Gripes? This Touring Elite model starts at a lofty 45 grand, but someone needs to check the definition of the word “elite” at Honda. Radar assisted cruise control? Nope. The passenger seat doesn’t adjust for height so my petite wife’s feet don’t touch the floor. The second row doesn’t get bun warmers. The wide screen entertainment system locates the input jacks in the third row and curiously the HDMI connection is on the other side of the van from all the others.
Then there’s the “unique” design that to my eye puts the odd in Odyssey. Simply put, it looks like they welded two different vehicles together and called it good. The gaping door track doesn’t help either. Honda claims it’s there because raising and hiding it along the beltline reduces shoulder space. This segment is the only example I know where I give the styling nod to a Toyota, the Sienna.

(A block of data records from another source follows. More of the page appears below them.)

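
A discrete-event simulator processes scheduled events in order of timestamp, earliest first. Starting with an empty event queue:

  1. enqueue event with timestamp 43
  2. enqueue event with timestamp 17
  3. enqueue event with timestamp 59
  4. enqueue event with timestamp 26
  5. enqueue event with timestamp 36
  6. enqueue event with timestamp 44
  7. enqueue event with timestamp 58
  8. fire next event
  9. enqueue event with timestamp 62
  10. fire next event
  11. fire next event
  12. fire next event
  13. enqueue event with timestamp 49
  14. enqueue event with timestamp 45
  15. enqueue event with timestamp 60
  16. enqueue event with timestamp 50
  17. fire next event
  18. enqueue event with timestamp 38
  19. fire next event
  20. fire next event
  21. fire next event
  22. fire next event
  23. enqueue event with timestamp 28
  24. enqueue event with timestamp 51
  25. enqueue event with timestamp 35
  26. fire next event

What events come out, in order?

17, 26, 36, 43, 44, 38, 45, 49, 50, 28

insert 43 → {43}
insert 17 → {17, 43}
insert 59 → {17, 43, 59}
insert 26 → {17, 26, 43, 59}
insert 36 → {17, 26, 36, 43, 59}
insert 44 → {17, 26, 36, 43, 44, 59}
insert 58 → {17, 26, 36, 43, 44, 58, 59}
fire next event → 17; now {26, 36, 43, 44, 58, 59}
insert 62 → {26, 36, 43, 44, 58, 59, 62}
fire next event → 26; now {36, 43, 44, 58, 59, 62}
fire next event → 36; now {43, 44, 58, 59, 62}
fire next event → 43; now {44, 58, 59, 62}
insert 49 → {44, 49, 58, 59, 62}
insert 45 → {44, 45, 49, 58, 59, 62}
insert 60 → {44, 45, 49, 58, 59, 60, 62}
insert 50 → {44, 45, 49, 50, 58, 59, 60, 62}
fire next event → 44; now {45, 49, 50, 58, 59, 60, 62}
insert 38 → {38, 45, 49, 50, 58, 59, 60, 62}
fire next event → 38; now {45, 49, 50, 58, 59, 60, 62}
fire next event → 45; now {49, 50, 58, 59, 60, 62}
fire next event → 49; now {50, 58, 59, 60, 62}
fire next event → 50; now {58, 59, 60, 62}
insert 28 → {28, 58, 59, 60, 62}
insert 51 → {28, 51, 58, 59, 60, 62}
insert 35 → {28, 35, 51, 58, 59, 60, 62}
fire next event → 28; now {35, 51, 58, 59, 60, 62}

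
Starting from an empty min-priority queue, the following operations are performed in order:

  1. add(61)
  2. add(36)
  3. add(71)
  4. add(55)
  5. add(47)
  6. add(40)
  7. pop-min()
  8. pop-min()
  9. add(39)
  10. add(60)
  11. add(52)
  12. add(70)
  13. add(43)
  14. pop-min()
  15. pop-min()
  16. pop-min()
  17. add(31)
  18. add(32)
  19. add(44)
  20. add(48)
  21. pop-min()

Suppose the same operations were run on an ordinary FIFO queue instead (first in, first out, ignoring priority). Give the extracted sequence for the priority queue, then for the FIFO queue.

priority queue: [36, 40, 39, 43, 47, 31]; FIFO queue: [61, 36, 71, 55, 47, 40]

insert 61 → {61}
insert 36 → {36, 61}
insert 71 → {36, 61, 71}
insert 55 → {36, 55, 61, 71}
insert 47 → {36, 47, 55, 61, 71}
insert 40 → {36, 40, 47, 55, 61, 71}
pop-min → 36; now {40, 47, 55, 61, 71}
pop-min → 40; now {47, 55, 61, 71}
insert 39 → {39, 47, 55, 61, 71}
insert 60 → {39, 47, 55, 60, 61, 71}
insert 52 → {39, 47, 52, 55, 60, 61, 71}
insert 70 → {39, 47, 52, 55, 60, 61, 70, 71}
insert 43 → {39, 43, 47, 52, 55, 60, 61, 70, 71}
pop-min → 39; now {43, 47, 52, 55, 60, 61, 70, 71}
pop-min → 43; now {47, 52, 55, 60, 61, 70, 71}
pop-min → 47; now {52, 55, 60, 61, 70, 71}
insert 31 → {31, 52, 55, 60, 61, 70, 71}
insert 32 → {31, 32, 52, 55, 60, 61, 70, 71}
insert 44 → {31, 32, 44, 52, 55, 60, 61, 70, 71}
insert 48 → {31, 32, 44, 48, 52, 55, 60, 61, 70, 71}
pop-min → 31; now {32, 44, 48, 52, 55, 60, 61, 70, 71}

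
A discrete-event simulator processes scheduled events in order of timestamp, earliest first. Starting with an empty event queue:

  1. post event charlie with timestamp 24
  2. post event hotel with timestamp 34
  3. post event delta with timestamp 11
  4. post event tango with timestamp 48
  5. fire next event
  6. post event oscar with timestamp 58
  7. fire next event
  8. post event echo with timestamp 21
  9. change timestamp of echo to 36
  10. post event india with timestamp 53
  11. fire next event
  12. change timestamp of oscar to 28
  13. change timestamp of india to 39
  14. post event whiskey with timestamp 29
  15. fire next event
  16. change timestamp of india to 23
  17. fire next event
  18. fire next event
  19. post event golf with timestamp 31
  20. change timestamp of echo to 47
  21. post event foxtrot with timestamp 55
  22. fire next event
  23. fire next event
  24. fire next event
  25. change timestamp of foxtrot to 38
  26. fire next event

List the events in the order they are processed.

add charlie (timestamp 24) → {charlie:24}
add hotel (timestamp 34) → {charlie:24, hotel:34}
add delta (timestamp 11) → {delta:11, charlie:24, hotel:34}
add tango (timestamp 48) → {delta:11, charlie:24, hotel:34, tango:48}
fire next event → delta; now {charlie:24, hotel:34, tango:48}
add oscar (timestamp 58) → {charlie:24, hotel:34, tango:48, oscar:58}
fire next event → charlie; now {hotel:34, tango:48, oscar:58}
add echo (timestamp 21) → {echo:21, hotel:34, tango:48, oscar:58}
update echo to timestamp 36 → {hotel:34, echo:36, tango:48, oscar:58}
add india (timestamp 53) → {hotel:34, echo:36, tango:48, india:53, oscar:58}
fire next event → hotel; now {echo:36, tango:48, india:53, oscar:58}
update oscar to timestamp 28 → {oscar:28, echo:36, tango:48, india:53}
update india to timestamp 39 → {oscar:28, echo:36, india:39, tango:48}
add whiskey (timestamp 29) → {oscar:28, whiskey:29, echo:36, india:39, tango:48}
fire next event → oscar; now {whiskey:29, echo:36, india:39, tango:48}
update india to timestamp 23 → {india:23, whiskey:29, echo:36, tango:48}
fire next event → india; now {whiskey:29, echo:36, tango:48}
fire next event → whiskey; now {echo:36, tango:48}
add golf (timestamp 31) → {golf:31, echo:36, tango:48}
update echo to timestamp 47 → {golf:31, echo:47, tango:48}
add foxtrot (timestamp 55) → {golf:31, echo:47, tango:48, foxtrot:55}
fire next event → golf; now {echo:47, tango:48, foxtrot:55}
fire next event → echo; now {tango:48, foxtrot:55}
fire next event → tango; now {foxtrot:55}
update foxtrot to timestamp 38 → {foxtrot:38}
fire next event → foxtrot; now {}

delta, charlie, hotel, oscar, india, whiskey, golf, echo, tango, foxtrot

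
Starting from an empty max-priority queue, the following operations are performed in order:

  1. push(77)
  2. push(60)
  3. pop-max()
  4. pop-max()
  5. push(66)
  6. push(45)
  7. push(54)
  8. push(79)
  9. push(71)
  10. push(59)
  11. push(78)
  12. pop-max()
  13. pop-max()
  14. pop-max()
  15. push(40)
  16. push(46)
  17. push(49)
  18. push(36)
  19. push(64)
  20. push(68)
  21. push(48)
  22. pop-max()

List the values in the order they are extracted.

77, 60, 79, 78, 71, 68

insert 77 → {77}
insert 60 → {77, 60}
pop-max → 77; now {60}
pop-max → 60; now {}
insert 66 → {66}
insert 45 → {66, 45}
insert 54 → {66, 54, 45}
insert 79 → {79, 66, 54, 45}
insert 71 → {79, 71, 66, 54, 45}
insert 59 → {79, 71, 66, 59, 54, 45}
insert 78 → {79, 78, 71, 66, 59, 54, 45}
pop-max → 79; now {78, 71, 66, 59, 54, 45}
pop-max → 78; now {71, 66, 59, 54, 45}
pop-max → 71; now {66, 59, 54, 45}
insert 40 → {66, 59, 54, 45, 40}
insert 46 → {66, 59, 54, 46, 45, 40}
insert 49 → {66, 59, 54, 49, 46, 45, 40}
insert 36 → {66, 59, 54, 49, 46, 45, 40, 36}
insert 64 → {66, 64, 59, 54, 49, 46, 45, 40, 36}
insert 68 → {68, 66, 64, 59, 54, 49, 46, 45, 40, 36}
insert 48 → {68, 66, 64, 59, 54, 49, 48, 46, 45, 40, 36}
pop-max → 68; now {66, 64, 59, 54, 49, 48, 46, 45, 40, 36}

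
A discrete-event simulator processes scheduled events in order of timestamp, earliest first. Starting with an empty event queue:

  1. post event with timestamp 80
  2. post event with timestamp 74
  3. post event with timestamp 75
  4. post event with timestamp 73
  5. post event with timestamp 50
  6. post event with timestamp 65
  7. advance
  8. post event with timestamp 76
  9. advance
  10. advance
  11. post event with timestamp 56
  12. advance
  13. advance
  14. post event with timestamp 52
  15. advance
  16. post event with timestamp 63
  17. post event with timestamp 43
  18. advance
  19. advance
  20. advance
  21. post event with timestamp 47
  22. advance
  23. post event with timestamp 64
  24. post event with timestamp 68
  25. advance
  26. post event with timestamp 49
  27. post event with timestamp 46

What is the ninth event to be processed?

insert 80 → {80}
insert 74 → {74, 80}
insert 75 → {74, 75, 80}
insert 73 → {73, 74, 75, 80}
insert 50 → {50, 73, 74, 75, 80}
insert 65 → {50, 65, 73, 74, 75, 80}
advance → 50; now {65, 73, 74, 75, 80}
insert 76 → {65, 73, 74, 75, 76, 80}
advance → 65; now {73, 74, 75, 76, 80}
advance → 73; now {74, 75, 76, 80}
insert 56 → {56, 74, 75, 76, 80}
advance → 56; now {74, 75, 76, 80}
advance → 74; now {75, 76, 80}
insert 52 → {52, 75, 76, 80}
advance → 52; now {75, 76, 80}
insert 63 → {63, 75, 76, 80}
insert 43 → {43, 63, 75, 76, 80}
advance → 43; now {63, 75, 76, 80}
advance → 63; now {75, 76, 80}
advance → 75; now {76, 80}
insert 47 → {47, 76, 80}
advance → 47; now {76, 80}
insert 64 → {64, 76, 80}
insert 68 → {64, 68, 76, 80}
advance → 64; now {68, 76, 80}
insert 49 → {49, 68, 76, 80}
insert 46 → {46, 49, 68, 76, 80}

75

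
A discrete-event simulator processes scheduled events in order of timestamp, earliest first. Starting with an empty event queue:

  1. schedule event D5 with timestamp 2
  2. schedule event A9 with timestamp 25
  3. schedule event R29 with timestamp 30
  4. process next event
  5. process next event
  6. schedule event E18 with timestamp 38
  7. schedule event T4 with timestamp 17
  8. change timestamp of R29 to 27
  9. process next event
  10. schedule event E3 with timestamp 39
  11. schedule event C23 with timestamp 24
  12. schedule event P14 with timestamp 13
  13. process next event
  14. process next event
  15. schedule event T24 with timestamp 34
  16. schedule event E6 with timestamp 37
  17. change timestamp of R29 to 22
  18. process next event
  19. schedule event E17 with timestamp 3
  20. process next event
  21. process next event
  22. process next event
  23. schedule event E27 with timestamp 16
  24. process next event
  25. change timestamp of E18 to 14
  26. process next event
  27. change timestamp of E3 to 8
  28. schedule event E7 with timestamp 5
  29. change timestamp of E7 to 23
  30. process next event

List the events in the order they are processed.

D5 → A9 → T4 → P14 → C23 → R29 → E17 → T24 → E6 → E27 → E18 → E3

add D5 (timestamp 2) → {D5:2}
add A9 (timestamp 25) → {D5:2, A9:25}
add R29 (timestamp 30) → {D5:2, A9:25, R29:30}
process next event → D5; now {A9:25, R29:30}
process next event → A9; now {R29:30}
add E18 (timestamp 38) → {R29:30, E18:38}
add T4 (timestamp 17) → {T4:17, R29:30, E18:38}
update R29 to timestamp 27 → {T4:17, R29:27, E18:38}
process next event → T4; now {R29:27, E18:38}
add E3 (timestamp 39) → {R29:27, E18:38, E3:39}
add C23 (timestamp 24) → {C23:24, R29:27, E18:38, E3:39}
add P14 (timestamp 13) → {P14:13, C23:24, R29:27, E18:38, E3:39}
process next event → P14; now {C23:24, R29:27, E18:38, E3:39}
process next event → C23; now {R29:27, E18:38, E3:39}
add T24 (timestamp 34) → {R29:27, T24:34, E18:38, E3:39}
add E6 (timestamp 37) → {R29:27, T24:34, E6:37, E18:38, E3:39}
update R29 to timestamp 22 → {R29:22, T24:34, E6:37, E18:38, E3:39}
process next event → R29; now {T24:34, E6:37, E18:38, E3:39}
add E17 (timestamp 3) → {E17:3, T24:34, E6:37, E18:38, E3:39}
process next event → E17; now {T24:34, E6:37, E18:38, E3:39}
process next event → T24; now {E6:37, E18:38, E3:39}
process next event → E6; now {E18:38, E3:39}
add E27 (timestamp 16) → {E27:16, E18:38, E3:39}
process next event → E27; now {E18:38, E3:39}
update E18 to timestamp 14 → {E18:14, E3:39}
process next event → E18; now {E3:39}
update E3 to timestamp 8 → {E3:8}
add E7 (timestamp 5) → {E7:5, E3:8}
update E7 to timestamp 23 → {E3:8, E7:23}
process next event → E3; now {E7:23}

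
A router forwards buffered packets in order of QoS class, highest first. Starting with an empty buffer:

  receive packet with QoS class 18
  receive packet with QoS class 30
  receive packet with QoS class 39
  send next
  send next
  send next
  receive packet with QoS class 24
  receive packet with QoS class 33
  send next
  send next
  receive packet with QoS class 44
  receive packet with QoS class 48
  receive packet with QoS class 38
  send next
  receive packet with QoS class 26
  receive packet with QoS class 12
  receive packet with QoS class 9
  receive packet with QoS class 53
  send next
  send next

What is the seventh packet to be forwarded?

53

insert 18 → {18}
insert 30 → {30, 18}
insert 39 → {39, 30, 18}
send next → 39; now {30, 18}
send next → 30; now {18}
send next → 18; now {}
insert 24 → {24}
insert 33 → {33, 24}
send next → 33; now {24}
send next → 24; now {}
insert 44 → {44}
insert 48 → {48, 44}
insert 38 → {48, 44, 38}
send next → 48; now {44, 38}
insert 26 → {44, 38, 26}
insert 12 → {44, 38, 26, 12}
insert 9 → {44, 38, 26, 12, 9}
insert 53 → {53, 44, 38, 26, 12, 9}
send next → 53; now {44, 38, 26, 12, 9}
send next → 44; now {38, 26, 12, 9}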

To be honest I’ve never completely filled the back of a van with T.P. because frankly, it’s a pain in the backside to bring 30 packs of toilet paper out of Costco. Today, I go the extra mile.
The sport-ute champ in the TP trunk test is Buick’s Enclave at 20 packs. Impressive but Odyssey swallows 26, and that’s with the mid row set for maximum legroom.
When you’re shopping for a vehicle, it’s important to test drive at least three of them (you’d be surprised at how many folks just buy a new version of what they have). So bring the kids along and let them check out the myriad of features these rigs have to offer. Just don’t let them see the vacuum cleaner because they will want it. And once the novelty wears off, you’ll be the one using it while making the payments on a van that costs 45K.